01 -
In the bowl of a stand mixer fitted with a dough hook, combine the flour, sugar, and salt.
02 -
Heat the milk to 110°F (43°C). In a separate bowl, whisk together the warm milk, instant yeast, melted butter, egg, and vanilla extract.
03 -
Pour the wet ingredients into the dry ingredients in the mixer. Mix on medium speed for 10 minutes, scraping down the sides as needed, until a soft, slightly sticky dough forms.
04 -
Grease a large bowl with vegetable oil.
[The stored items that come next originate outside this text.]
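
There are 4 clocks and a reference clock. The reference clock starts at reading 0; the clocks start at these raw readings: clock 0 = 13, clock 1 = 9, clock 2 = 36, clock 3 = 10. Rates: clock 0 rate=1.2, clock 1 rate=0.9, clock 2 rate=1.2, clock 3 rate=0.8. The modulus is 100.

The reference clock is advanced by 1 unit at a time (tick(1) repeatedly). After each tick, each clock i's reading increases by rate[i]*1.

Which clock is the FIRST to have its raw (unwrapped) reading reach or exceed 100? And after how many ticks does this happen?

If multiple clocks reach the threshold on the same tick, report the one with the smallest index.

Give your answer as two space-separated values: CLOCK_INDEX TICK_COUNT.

Answer: 2 54

Derivation:
clock 0: start=13, rate=1.2, needs 100-13 = 87; ticks = ceil(87/1.2) = ceil(72.5000) = 73; reading at tick 73 = 13 + 1.2*73 = 100.6000
clock 1: start=9, rate=0.9, needs 100-9 = 91; ticks = ceil(91/0.9) = ceil(101.1111) = 102; reading at tick 102 = 9 + 0.9*102 = 100.8000
clock 2: start=36, rate=1.2, needs 100-36 = 64; ticks = ceil(64/1.2) = ceil(53.3333) = 54; reading at tick 54 = 36 + 1.2*54 = 100.8000
clock 3: start=10, rate=0.8, needs 100-10 = 90; ticks = ceil(90/0.8) = ceil(112.5000) = 113; reading at tick 113 = 10 + 0.8*113 = 100.4000
Minimum tick count = 54; winners = [2]; smallest index = 2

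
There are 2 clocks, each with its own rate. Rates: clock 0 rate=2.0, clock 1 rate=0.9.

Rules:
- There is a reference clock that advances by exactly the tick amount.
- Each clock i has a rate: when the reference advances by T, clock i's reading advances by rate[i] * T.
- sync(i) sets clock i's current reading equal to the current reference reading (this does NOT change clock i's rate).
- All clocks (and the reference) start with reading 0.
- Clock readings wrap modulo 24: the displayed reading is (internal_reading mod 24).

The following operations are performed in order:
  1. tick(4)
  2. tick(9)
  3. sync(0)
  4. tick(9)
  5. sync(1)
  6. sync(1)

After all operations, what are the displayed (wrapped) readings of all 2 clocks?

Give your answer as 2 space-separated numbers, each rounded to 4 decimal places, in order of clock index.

Answer: 7.0000 22.0000

Derivation:
After op 1 tick(4): ref=4.0000 raw=[8.0000 3.6000]
After op 2 tick(9): ref=13.0000 raw=[26.0000 11.7000]
After op 3 sync(0): ref=13.0000 raw=[13.0000 11.7000]
After op 4 tick(9): ref=22.0000 raw=[31.0000 19.8000]
After op 5 sync(1): ref=22.0000 raw=[31.0000 22.0000]
After op 6 sync(1): ref=22.0000 raw=[31.0000 22.0000]
Wrap final raw readings (mod 24): 31.0000 mod 24 = 7.0000; 22.0000 mod 24 = 22.0000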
Shape the dough into a ball and place it in the greased bowl. Cover with plastic wrap and let rise in a warm place until doubled in size, about 1½ hours.
05 -
Punch down the dough and transfer to a lightly floured surface. Press or roll out into a rectangle about 15 inches long and 8 inches wide.
06 -
Sprinkle the surface evenly with cinnamon. Starting from the long side, tightly roll the dough into a log and seal the edge by pinching with wet fingers.
07 -
Using unflavored dental floss or a sharp knife, cut the dough into 1-inch thick slices to make 14 buns.
08 -
Arrange the buns on a piece of wax or parchment paper, leaving space between each. Lightly spray tops with nonstick spray, cover loosely with plastic wrap, and let rise for 30 minutes until puffy.
09 -
In a large, heavy-bottomed pan, heat vegetable oil to 350°F (175°C).
10 -
Fry the buns in batches, 2–3 at a time, for 1–2 minutes per side or until golden brown. Adjust heat to maintain oil temperature.
11 -
Remove buns with a slotted spoon and drain on paper towels.
12 -
In a medium bowl, whisk together melted butter, powdered sugar, milk, honey, and vanilla until smooth and pourable.
13 -
While the buns are still warm, dip the tops into the icing or drizzle icing over each bun. Place on wax or parchment paper and let the glaze set.